Quali sono le caratteristiche della relazione tra madre e figlia e come esse influiscono sullo sviluppo e sull'individuazione di una donna?

10 FEB 2017 · Tempo di lettura: min.
Mamma e figlia: una relazione di crescita

In lei ci fondiamo, troviamo rifugio, ci perdiamo, ci identifichiamo da quando siamo bambine. Apprendiamo ad essere così come lei ci vorrebbe, ed è ben presto ciò che vogliamo anche noi.
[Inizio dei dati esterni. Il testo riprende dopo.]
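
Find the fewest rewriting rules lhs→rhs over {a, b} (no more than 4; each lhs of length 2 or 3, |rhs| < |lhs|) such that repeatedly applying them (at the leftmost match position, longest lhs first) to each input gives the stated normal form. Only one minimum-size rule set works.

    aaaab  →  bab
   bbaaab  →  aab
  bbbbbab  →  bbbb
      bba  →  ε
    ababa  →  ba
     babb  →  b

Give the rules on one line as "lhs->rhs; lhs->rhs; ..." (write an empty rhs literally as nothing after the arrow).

  | aaaab => bab
  | bbaaab => aab
  | bbbbbab => bbbb
  | bba => ε

aaa->b; aba->; abb->; bba->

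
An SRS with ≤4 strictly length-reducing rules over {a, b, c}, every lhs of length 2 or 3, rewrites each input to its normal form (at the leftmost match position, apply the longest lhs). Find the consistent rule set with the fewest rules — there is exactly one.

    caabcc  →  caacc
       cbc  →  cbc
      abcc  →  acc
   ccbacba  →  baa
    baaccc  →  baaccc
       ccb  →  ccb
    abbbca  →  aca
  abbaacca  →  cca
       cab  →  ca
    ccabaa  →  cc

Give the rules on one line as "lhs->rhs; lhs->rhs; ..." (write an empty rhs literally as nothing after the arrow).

  | caabcc => caacc
  | cbc
  | abcc => acc
  | ccbacba => cbacba => bacba => baba => baa

aaa->; ab->a; cba->ba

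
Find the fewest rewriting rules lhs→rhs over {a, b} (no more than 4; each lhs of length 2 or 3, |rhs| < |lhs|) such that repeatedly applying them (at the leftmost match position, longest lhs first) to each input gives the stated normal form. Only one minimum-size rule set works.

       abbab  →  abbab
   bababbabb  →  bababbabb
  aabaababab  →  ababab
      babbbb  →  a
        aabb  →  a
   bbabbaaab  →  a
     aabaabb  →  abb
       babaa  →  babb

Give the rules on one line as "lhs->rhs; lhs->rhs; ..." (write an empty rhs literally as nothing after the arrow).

aa->b; aaa->; bbb->a

  | abbab
  | bababbabb
  | aabaababab => bbaababab => bbbbabab => ababab
  | babbbb => baab => bbb => a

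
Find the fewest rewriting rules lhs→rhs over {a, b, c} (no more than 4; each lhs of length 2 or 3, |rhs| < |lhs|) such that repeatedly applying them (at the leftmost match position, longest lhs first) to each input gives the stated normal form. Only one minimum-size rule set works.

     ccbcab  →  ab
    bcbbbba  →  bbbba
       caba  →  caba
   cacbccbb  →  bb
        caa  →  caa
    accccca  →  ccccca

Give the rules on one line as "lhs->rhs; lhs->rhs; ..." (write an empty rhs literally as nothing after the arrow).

  | ccbcab => cbcab => bcab => ab
  | bcbbbba => bbbba
  | caba
  | cacbccbb => ccbccbb => cbccbb => bccbb => cbb => bb

ac->c; bc->; cb->b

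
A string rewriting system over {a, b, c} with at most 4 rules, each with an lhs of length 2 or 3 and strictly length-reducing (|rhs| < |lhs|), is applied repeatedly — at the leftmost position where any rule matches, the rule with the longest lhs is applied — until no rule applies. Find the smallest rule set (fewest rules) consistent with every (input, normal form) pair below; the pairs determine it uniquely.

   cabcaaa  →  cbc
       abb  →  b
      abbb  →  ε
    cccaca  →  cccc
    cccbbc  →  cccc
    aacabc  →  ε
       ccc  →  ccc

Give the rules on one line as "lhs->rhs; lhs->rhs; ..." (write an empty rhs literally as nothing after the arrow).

ab->; ac->; bb->; ca->c

  | cabcaaa => cbcaaa => cbcaa => cbca => cbc
  | abb => b
  | abbb => bb => ε
  | cccaca => cccca => cccc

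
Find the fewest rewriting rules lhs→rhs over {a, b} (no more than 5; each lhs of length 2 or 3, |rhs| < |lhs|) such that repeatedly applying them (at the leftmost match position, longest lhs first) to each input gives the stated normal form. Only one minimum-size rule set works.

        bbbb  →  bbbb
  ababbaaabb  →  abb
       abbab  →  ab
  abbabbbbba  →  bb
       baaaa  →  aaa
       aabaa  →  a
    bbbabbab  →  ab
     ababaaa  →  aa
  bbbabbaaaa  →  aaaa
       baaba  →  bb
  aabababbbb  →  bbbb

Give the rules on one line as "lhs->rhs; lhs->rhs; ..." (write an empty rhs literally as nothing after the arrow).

aab->ab; aba->bb; ba->; bba->a

  | bbbb
  | ababbaaabb => bbbbaaabb => bbaaabb => aaabb => aabb => abb
  | abbab => aab => ab
  | abbabbbbba => aabbbbba => abbbbba => abbba => aba => bb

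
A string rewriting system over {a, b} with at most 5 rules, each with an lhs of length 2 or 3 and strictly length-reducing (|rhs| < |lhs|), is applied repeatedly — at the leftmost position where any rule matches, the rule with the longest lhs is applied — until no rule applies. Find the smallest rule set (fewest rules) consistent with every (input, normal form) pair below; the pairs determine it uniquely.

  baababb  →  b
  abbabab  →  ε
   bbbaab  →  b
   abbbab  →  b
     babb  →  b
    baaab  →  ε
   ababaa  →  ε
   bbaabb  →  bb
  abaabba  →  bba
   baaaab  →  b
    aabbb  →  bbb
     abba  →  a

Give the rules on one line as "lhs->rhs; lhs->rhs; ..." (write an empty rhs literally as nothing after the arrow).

  | baababb => aababb => babb => b
  | abbabab => abab => ab => ε
  | bbbaab => bbaab => baab => aab => b
  | abbbab => bab => b

aa->; ab->; abb->; baa->aa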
La sua spinta ci serve a crescere, ci incoraggia a camminare, anche ad allontanarci per esplorare il nostro mondo. A chi di noi non è mai capitato di tornare a casa dalla mamma in lacrime, distrutte, deluse da ciò che c'è fuori…? E lei non ha mai smesso di consolarci stringendoci nel suo abbraccio; lei c'era.

Poi l'adolescenza scombina le cose: la voglia di crescere e diventare forse come la mamma, grande, per poter fare le cose che lei fa, da grande. Ma allo stesso tempo il desiderio di crescere è anche volontà di essere diverse da lei, di andare oltre, essere in qualche modo migliori. Abbiamo infatti scoperto che anche le mamme (e i genitori in generale) hanno dei difetti, dei limiti, sono chiaramente fatte di "ciccia". E via allora, si procede tra imitazione e contestazione; ecco cosa porta con sé l'adolescenza.

Ma della mamma cosa rimane dopo, quando è finita la tempesta?

Il rapporto di ogni femmina con sua madre è peculiare, ed è a maggior ragione differente da quello che hanno i maschi, se vogliamo cedere a semplici generalizzazioni. Le donne si rivedono specialmente nelle loro madri e per questo prendere le distanze, e crescere, costituisce una dura prova. Viene un momento nella vita in cui una giovane ragazza diviene una donna, o ancor di più una mamma; questo mette inevitabilmente in discussione tutte le aspettative e le identificazioni rispetto alla sua relazione con la madre.

Si tratta di un'operazione delicata, in cui gioca un ruolo fondamentale la capacità di sintesi tra tutte le esperienze che la donna ha potuto fare in identificazione o in contrasto con il materno e tra tutte le letture che lei ha dato della sua relazione con questa figura così importante e con le altre figure significative. Un altro fattore di successo nella prospettiva di crescita come donna è una buona flessibilità rispetto a dogmi morali, ai dover essere o dover fare in un certo modo, la quale permette di costruirsi in modo libero.